Various studies have found that bacterial sequences often do not form the predicted evolutionary tree, and in such cases horizontal gene transfer is the typical explanation.
But while such explanations make sense, they also make evolution vulnerable to Occam’s razor. For when evolutionary predictions fail, as they often do, we find scientific explanations that are independent of evolution. Organisms intelligently adapt to environmental challenges and genes show up in the wrong place. We now understand that epigenetic and horizontal gene transfer mechanisms, respectively, often account for such phenomena. And while evolution requires such mechanisms to save it from its failures, those mechanisms do not need evolution.

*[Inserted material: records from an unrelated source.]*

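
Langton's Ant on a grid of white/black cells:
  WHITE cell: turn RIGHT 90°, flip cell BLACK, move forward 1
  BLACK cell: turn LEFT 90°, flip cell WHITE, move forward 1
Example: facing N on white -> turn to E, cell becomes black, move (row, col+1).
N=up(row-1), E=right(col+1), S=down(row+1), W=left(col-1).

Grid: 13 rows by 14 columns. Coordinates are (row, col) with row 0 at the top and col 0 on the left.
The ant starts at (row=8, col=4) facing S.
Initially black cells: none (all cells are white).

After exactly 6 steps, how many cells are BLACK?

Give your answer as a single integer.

Answer: 4

Derivation:
Step 1: on WHITE (8,4): turn R to W, flip to black, move to (8,3). |black|=1
Step 2: on WHITE (8,3): turn R to N, flip to black, move to (7,3). |black|=2
Step 3: on WHITE (7,3): turn R to E, flip to black, move to (7,4). |black|=3
Step 4: on WHITE (7,4): turn R to S, flip to black, move to (8,4). |black|=4
Step 5: on BLACK (8,4): turn L to E, flip to white, move to (8,5). |black|=3
Step 6: on WHITE (8,5): turn R to S, flip to black, move to (9,5). |black|=4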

But I’m sure anyone with their head on straight would argue that this process must have evolved at some point. There was probably a useful reason genetically for this kind of adaptation to become prevalent. The ability to borrow shit from other organisms and make it yours is dead handy. If lowly bacteria sorted out how to utilize that ability and benefit from it, it should be a wow moment. Not a “Wow, ain’t God the Greatest!?” moment, but a “Holy Crap, bacteria can do this easier than we can. Wow! (And, just how much trouble are we in here anyway?)”
Unlike the bumper sticker’s reminder, horizontal gene transfer is not something that just happens. It is a consequence of various complex mechanisms for which evolution has no explanation beyond the usual speculation.
So we must believe that evolution, sans horizontal gene transfer, somehow happened upon such a facility which then allowed for more evolution. Apparently we are living in the right multiverse.
Yes, yes we are, Corny. And yeah, a lot of science is speculation. But once you have a hypothesis, you can start doing some work to try and prove it well enough to create a viable theory. If enough work is done that can suggest the theory is more right than it is wrong, then the theory will gain ground. If research heads the other way, the theory will scrapped for a better hypothesis. I might not be able to wrap my head around the science of molecular biology but I certainly understand the scientific process inherent in the discovery of stuff worth reporting on in New Scientist. I did enough science in school to know that’s how science works.
Evolutionists are now making the Greek myth makers appear downright sober. In an all-time understatement they do admit that pinning down the details of that early process remains a difficult task. This work augments the already rampant evolutionary serendipity with absurdity. Evolutionary theory is not merely superfluous, it is ridiculous.
Well, I make the hypothesis that Cornelius is ridiculous and I offer up his entire article as proof of my theory. Sheesh.